Like any country across the globe, the disabled constitute a significantly large “minority” in Turkey, especially if we take into account individuals with chronic diseases. Although the latest available data (12 % of the general population) is from 2002, we have no reason to consider that this figure has decreased. The global estimated average, in a recent figure given by the World Health Organization, supports this proportion: 15 %. Again, according to the 2002 data, people with auditory, speech and visual impairments, orthopaedic and mental disabilities constitute 2.58 % of the general population in Turkey.

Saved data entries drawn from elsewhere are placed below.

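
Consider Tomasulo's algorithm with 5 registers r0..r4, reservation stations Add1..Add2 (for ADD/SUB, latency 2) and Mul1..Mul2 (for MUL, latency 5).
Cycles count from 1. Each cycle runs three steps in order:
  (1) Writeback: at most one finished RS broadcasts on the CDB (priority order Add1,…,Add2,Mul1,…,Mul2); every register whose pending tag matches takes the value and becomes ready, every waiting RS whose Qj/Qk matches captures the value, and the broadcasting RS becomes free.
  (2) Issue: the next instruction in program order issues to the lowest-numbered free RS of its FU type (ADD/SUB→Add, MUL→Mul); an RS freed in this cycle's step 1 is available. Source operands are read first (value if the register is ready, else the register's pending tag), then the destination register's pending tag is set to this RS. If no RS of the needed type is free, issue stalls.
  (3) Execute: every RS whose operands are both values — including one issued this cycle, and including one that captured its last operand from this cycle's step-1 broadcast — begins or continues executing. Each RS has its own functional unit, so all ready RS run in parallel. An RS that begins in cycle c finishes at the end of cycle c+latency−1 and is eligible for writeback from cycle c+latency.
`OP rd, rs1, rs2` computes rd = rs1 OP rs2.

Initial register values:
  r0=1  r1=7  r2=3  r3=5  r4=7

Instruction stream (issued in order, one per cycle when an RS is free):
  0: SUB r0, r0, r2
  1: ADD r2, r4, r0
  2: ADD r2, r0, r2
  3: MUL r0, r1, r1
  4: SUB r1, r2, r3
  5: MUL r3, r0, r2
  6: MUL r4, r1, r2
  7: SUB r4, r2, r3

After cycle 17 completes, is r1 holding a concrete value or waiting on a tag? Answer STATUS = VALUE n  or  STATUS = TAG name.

STATUS = VALUE -2

cycle 1: issue SUB r0<-Add1 // r0:Add1,r1:7,r2:3,r3:5,r4:7
cycle 2: issue ADD r2<-Add2 // r0:Add1,r1:7,r2:Add2,r3:5,r4:7
cycle 3: CDB Add1=-2; issue ADD r2<-Add1 // r0:-2,r1:7,r2:Add1,r3:5,r4:7
cycle 4: issue MUL r0<-Mul1 // r0:Mul1,r1:7,r2:Add1,r3:5,r4:7
cycle 5: CDB Add2=5; issue SUB r1<-Add2 // r0:Mul1,r1:Add2,r2:Add1,r3:5,r4:7
cycle 6: issue MUL r3<-Mul2 // r0:Mul1,r1:Add2,r2:Add1,r3:Mul2,r4:7
cycle 7: CDB Add1=3; stall // r0:Mul1,r1:Add2,r2:3,r3:Mul2,r4:7
cycle 8: stall // r0:Mul1,r1:Add2,r2:3,r3:Mul2,r4:7
cycle 9: CDB Add2=-2; stall // r0:Mul1,r1:-2,r2:3,r3:Mul2,r4:7
cycle 10: CDB Mul1=49; issue MUL r4<-Mul1 // r0:49,r1:-2,r2:3,r3:Mul2,r4:Mul1
cycle 11: issue SUB r4<-Add1 // r0:49,r1:-2,r2:3,r3:Mul2,r4:Add1
cycle 12: - // r0:49,r1:-2,r2:3,r3:Mul2,r4:Add1
cycle 13: - // r0:49,r1:-2,r2:3,r3:Mul2,r4:Add1
cycle 14: - // r0:49,r1:-2,r2:3,r3:Mul2,r4:Add1
cycle 15: CDB Mul1=-6 // r0:49,r1:-2,r2:3,r3:Mul2,r4:Add1
cycle 16: CDB Mul2=147 // r0:49,r1:-2,r2:3,r3:147,r4:Add1
cycle 17: - // r0:49,r1:-2,r2:3,r3:147,r4:Add1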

Consequently, we can assume that Istanbul is home to a “core” disabled group of about 400.000 individuals considering also the increase in population since the last survey. As for the remaining 9.42 % (roughly 1.3 million people), this group is mainly composed of citizens with chronic health problems. Even though citizens with chronic conditions (if not coupled with a certain form of disability) often experience less limitations in life and possess a greater autonomy, this chronic group should be the subject of specific measures since they usually also have special needs to be addressed during and after a catastrophe.